Bild: Der Visionär Bach (l.) misst sich mit Pierre de Coubertin, dem Initiator…
Dieser Thomas Bach ist wirklich ein Tausendsassa. In Katars Hauptstadt
Doha, wo gerade die Generalversammlung der Vereinigung Nationaler
Olympischer Komitees (Anoc) stattfindet, brachte der Präsident des
Internationalen Olympischen Komitees Visionen zusammen, die gegensätzlicher
kaum sein könnten.
Die eine Vision, die mit der Agenda 2020 ausformuliert wurde, verteidigte
Bach in Doha vor Kritik von außen. Sie wurde bereits vor zwei Jahren als
großes Reformwerk gefeiert und mit dem Ziel verabschiedet, die Vergabe der
Olympischen Spiele transparenter und deren Ausrichtung kostengünstiger zu
machen.
Kurzum, sie auch für demokratische Gesellschaften wieder attraktiver zu
gestalten, damit die Spiele nicht als Prestigeobjekt Diktatoren und
zweifelhaften politischen Systemen vorbehalten bleiben. Glaubt man Thomas
Bach, greift die Reform bereits. Er erklärte, ohne die Agenda hätte es die
Bewerber Paris, Los Angeles und Budapest für die Sommerspiele 2024 nicht
gegeben.
Zugleich nutzte Bach aber die Gelegenheit, dem nicht gerade gut
beleumundeten Gastgeber der Versammlung auch Hoffnung auf die
Gastgeberrolle des größten Sportereignisses zu machen. „Es liegt an Katar.
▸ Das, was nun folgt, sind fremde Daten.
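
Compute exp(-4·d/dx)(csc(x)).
\csc{\left(x - 4 \right)}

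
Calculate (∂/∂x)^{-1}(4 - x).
- \frac{x^{2}}{2} + 4 x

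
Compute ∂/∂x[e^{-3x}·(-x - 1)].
\left(3 x + 2\right) e^{- 3 x}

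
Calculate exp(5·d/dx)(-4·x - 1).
- 4 x - 21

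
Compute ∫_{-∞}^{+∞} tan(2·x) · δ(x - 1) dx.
\tan{\left(2 \right)}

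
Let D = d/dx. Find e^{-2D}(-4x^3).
- 4 x^{3} + 24 x^{2} - 48 x + 32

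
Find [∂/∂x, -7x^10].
- 70 x^{9}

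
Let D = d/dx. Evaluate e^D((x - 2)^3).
x^{3} - 3 x^{2} + 3 x - 1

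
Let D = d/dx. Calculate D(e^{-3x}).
- 3 e^{- 3 x}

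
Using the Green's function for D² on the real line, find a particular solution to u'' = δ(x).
\frac{|x|}{2}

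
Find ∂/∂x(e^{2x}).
2 e^{2 x}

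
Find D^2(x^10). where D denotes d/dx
90 x^{8}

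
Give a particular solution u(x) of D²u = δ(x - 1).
\frac{|x - 1|}{2}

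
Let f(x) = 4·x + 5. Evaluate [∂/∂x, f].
4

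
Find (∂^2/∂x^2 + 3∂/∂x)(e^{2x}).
10 e^{2 x}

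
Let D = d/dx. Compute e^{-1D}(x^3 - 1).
x^{3} - 3 x^{2} + 3 x - 2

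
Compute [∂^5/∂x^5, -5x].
-25\frac{d^{4}}{dx^{4}}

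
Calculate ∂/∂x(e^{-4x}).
- 4 e^{- 4 x}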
Ich kann mir vorstellen, dass Katar eines Tages ein Kandidat für die
Ausrichtung der Olympischen Spiele sein wird.“
## Unglückliche Verkettung von Ereignissen
Dass am selben Tag die Welt-Anti-Doping-Agentur (Wada) mit der Nachricht
für Aufsehen sorgte, man werde dem Anti-Doping-Labor in Doha für vier
Monate die Akkreditierung entziehen, war möglicherweise eine unglückliche
Verkettung von Ereignissen, die Bach nicht vorhersehen konnte.
Von den Menschenrechtsverletzungen in Katar weiß Bach allerdings schon
lange. Auf den ungesicherten Baustellen für die Fußball-WM 2022 in Katar
sollen laut einer Studie des Internationalen Gewerkschaftsbundes bereits
weit über 1.000 Arbeiter aus Indien und Nepal ums Leben gekommen sein.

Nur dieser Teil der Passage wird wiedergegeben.